De quem são os dados? Cada vez mais, são da indústria. E isso certamente ajuda a explicar o fato de as pesquisas financiadas por ela publicarem mais resultados positivos. Gøtzsche conta que, em 2005, um levantamento mostrou que 80% das faculdades de medicina permitiram um acordo para ensaios concordando em dar a propriedade dos dados ao patrocinador. E 50% permitiram que o patrocinador apresentasse a redação dos resultados para a publicação – aos pesquisadores, caberia revisar e sugerir revisões. No livro, ele descreve vários casos impressionantes que vão desde demissões e ações judiciais até ameaças de morte quando pesquisadores tentaram publicizar desfechos ruins.
Isso quer dizer que, nesses casos, pesquisadores não deixam de publicar resultados negativos porque não querem, mas porque simplesmente não podem. “O problema é que a pesquisa clínica deveria se fazer de forma tão independente que um resultado negativo fosse considerado tão útil quanto o positivo”, analisa José Ruben, “porque, sob o aspecto científico, realmente é. Porém, à indústria, o resultado negativo não interessa. Um cientista independente que chegue a um resultado negativo não vai entrar em pânico por isso. Mas a indústria farmacêutica se move com essa intenção, quando há tanto dinheiro em jogo?”, questiona.
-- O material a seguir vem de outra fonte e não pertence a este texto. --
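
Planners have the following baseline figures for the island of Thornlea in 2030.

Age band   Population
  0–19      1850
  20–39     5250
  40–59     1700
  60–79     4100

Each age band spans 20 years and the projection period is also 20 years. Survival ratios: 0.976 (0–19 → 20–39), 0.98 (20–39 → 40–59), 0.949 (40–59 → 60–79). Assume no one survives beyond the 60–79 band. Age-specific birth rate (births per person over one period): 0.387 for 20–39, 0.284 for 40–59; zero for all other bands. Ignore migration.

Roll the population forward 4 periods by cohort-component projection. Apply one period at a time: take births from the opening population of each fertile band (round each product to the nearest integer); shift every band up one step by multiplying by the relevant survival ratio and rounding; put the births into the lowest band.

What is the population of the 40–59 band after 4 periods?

2066

(Bands numbered youngest = 1 to oldest = 4.)
— Period 1 —
Births: 5250 × 0.387 = 2032, 1700 × 0.284 = 483 — total 2515
Band 2: 1850 × 0.976 = 1806
Band 3: 5250 × 0.98 = 5145
Band 4: 1700 × 0.949 = 1613
Giving 2515 / 1806 / 5145 / 1613.
— Period 2 —
Births: 1806 × 0.387 = 699, 5145 × 0.284 = 1461 — total 2160
Band 2: 2515 × 0.976 = 2455
Band 3: 1806 × 0.98 = 1770
Band 4: 5145 × 0.949 = 4883
Giving 2160 / 2455 / 1770 / 4883.
— Period 3 —
Births: 2455 × 0.387 = 950, 1770 × 0.284 = 503 — total 1453
Band 2: 2160 × 0.976 = 2108
Band 3: 2455 × 0.98 = 2406
Band 4: 1770 × 0.949 = 1680
Giving 1453 / 2108 / 2406 / 1680.
— Period 4 —
Births: 2108 × 0.387 = 816, 2406 × 0.284 = 683 — total 1499
Band 2: 1453 × 0.976 = 1418
Band 3: 2108 × 0.98 = 2066
Band 4: 2406 × 0.949 = 2283
Giving 1499 / 1418 / 2066 / 2283.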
“Há tragédias por trás dos números” - Apesar de ser o caso mais notável de crime na indústria nos últimos tempos – tanto pelo número de mortes como por tudo o que os documentos revelados no processo trouxeram à tona – o do Vioxx não é o único. A questão é que, como escreve Gøtzsche, “há tragédias reais por trás dos números”. E, quando a tragédia é anunciada, o cenário se torna ainda mais sombrio. Depois que a Merck foi processada pelas complicações com o Vioxx, documentos mostraram que a empresa conhecia os riscos havia anos.
Ele narra também o caso do Paxil, antidepressivo da GSK cuja eficácia e segurança para uso em crianças e adolescentes foi garantida por um ensaio fraudulento. A fraude só foi descoberta quando a GSK foi processada… E então se soube que os estudos revelando a ineficácia haviam sido retidos. Pior ainda, entre os dados ocultados estava o fato de que “pelo menos oito crianças tornaram-se suicidas tomando Paxil, versus uma com placebo”. Entre 2001 e 2005, haviam sido feitas cinco milhões de prescrições por ano desse remédio para menores de idade. O autor também conta que a Eli Lilly excluiu 76 de 97 casos de suicídios com o Prozac (a fluoxetina, antidepressivo campeão de vendas) em um estudo de fase 4 que submeteu à FDA e, em 1999, a agência recebeu relatórios sobre mais de dois mil suicídios associados ao medicamento.